Cannibal Mermaids, Dybbuks, Golems, and Lilith Herself: Feminist Retellings of Jewish Folktales
I saw the Polish film “The Lure” in the West Village a few months ago. The story riffs on The Little Mermaid in a very unexpected way. Ariel is no longer a fork-wielding dilettante, but instead has morphed into two sharp-fanged, angel-voiced, flesh-eating mermaids, who sing, dance, and devour their way through Communist Poland’s underground nightclub scene.
I often find myself thinking about types of feminist reclamation, both the kind that equips traditionally submissive women with sharp fangs and the kind that turns sharp-fanged monsters into powerful protagonists. These reclamations are not always completely triumphant. After all, the fundamental nature of a “reclamation” is that something must be re-made: essentially, changed. Still, having feminist retellings is far better than leaving the stories in their original forms, where the woman’s voice is often left out entirely.
Aside from Lilith, one of the central Jewish folkloric figures reclaimed by feminists is, surprisingly, the dybbuk.
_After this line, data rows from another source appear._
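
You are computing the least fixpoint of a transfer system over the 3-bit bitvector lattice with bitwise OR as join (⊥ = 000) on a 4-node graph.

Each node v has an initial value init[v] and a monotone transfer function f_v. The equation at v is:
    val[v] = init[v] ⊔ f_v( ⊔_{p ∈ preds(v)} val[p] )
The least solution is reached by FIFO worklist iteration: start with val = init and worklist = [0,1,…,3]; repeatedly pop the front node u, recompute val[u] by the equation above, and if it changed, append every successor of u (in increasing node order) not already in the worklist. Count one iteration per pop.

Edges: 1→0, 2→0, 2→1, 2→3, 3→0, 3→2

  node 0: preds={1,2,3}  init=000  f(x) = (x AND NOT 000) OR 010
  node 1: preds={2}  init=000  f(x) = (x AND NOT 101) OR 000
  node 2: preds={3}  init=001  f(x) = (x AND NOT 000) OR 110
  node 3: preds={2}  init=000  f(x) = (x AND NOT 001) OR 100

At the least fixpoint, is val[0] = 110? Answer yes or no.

no

Trace (8 dequeues):
  [1] u=0 | in 001 | out 011 | prev 000 | push {}
  [2] u=1 | in 001 | out 000 | ==
  [3] u=2 | in 000 | out 111 | prev 001 | push {0,1}
  [4] u=3 | in 111 | out 110 | prev 000 | push {2}
  [5] u=0 | in 111 | out 111 | prev 011 | push {}
  [6] u=1 | in 111 | out 010 | prev 000 | push {0}
  [7] u=2 | in 110 | out 111 | ==
  [8] u=0 | in 111 | out 111 | ==

Converged values:
  [0] 111
  [1] 010
  [2] 111
  [3] 110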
Traditionally, this creature was a formless ghost who possessed women and was often blamed for their “hysteria.” It rose to prominence throughout the Jewish Diaspora, popularized among the Eastern European Jews in folk rituals and literature. S. Ansky’s play “The Dybbuk,” or “Between Two Worlds,” which had its Yiddish-language premier in Warsaw in 1920, tells of a woman possessed by her dead suitor’s spirit; the play has been lauded as a nostalgic portrayal of disappearing shtetl life. Its voiceless heroine, Leah, dies at the end, consumed by the spirit within her. It’s the story of a female whose body is possessed by a masculine spirit, and about the often violent subjugation of the female voice. But it’s more a blunt depiction of the problem than a triumphant feminist redemption.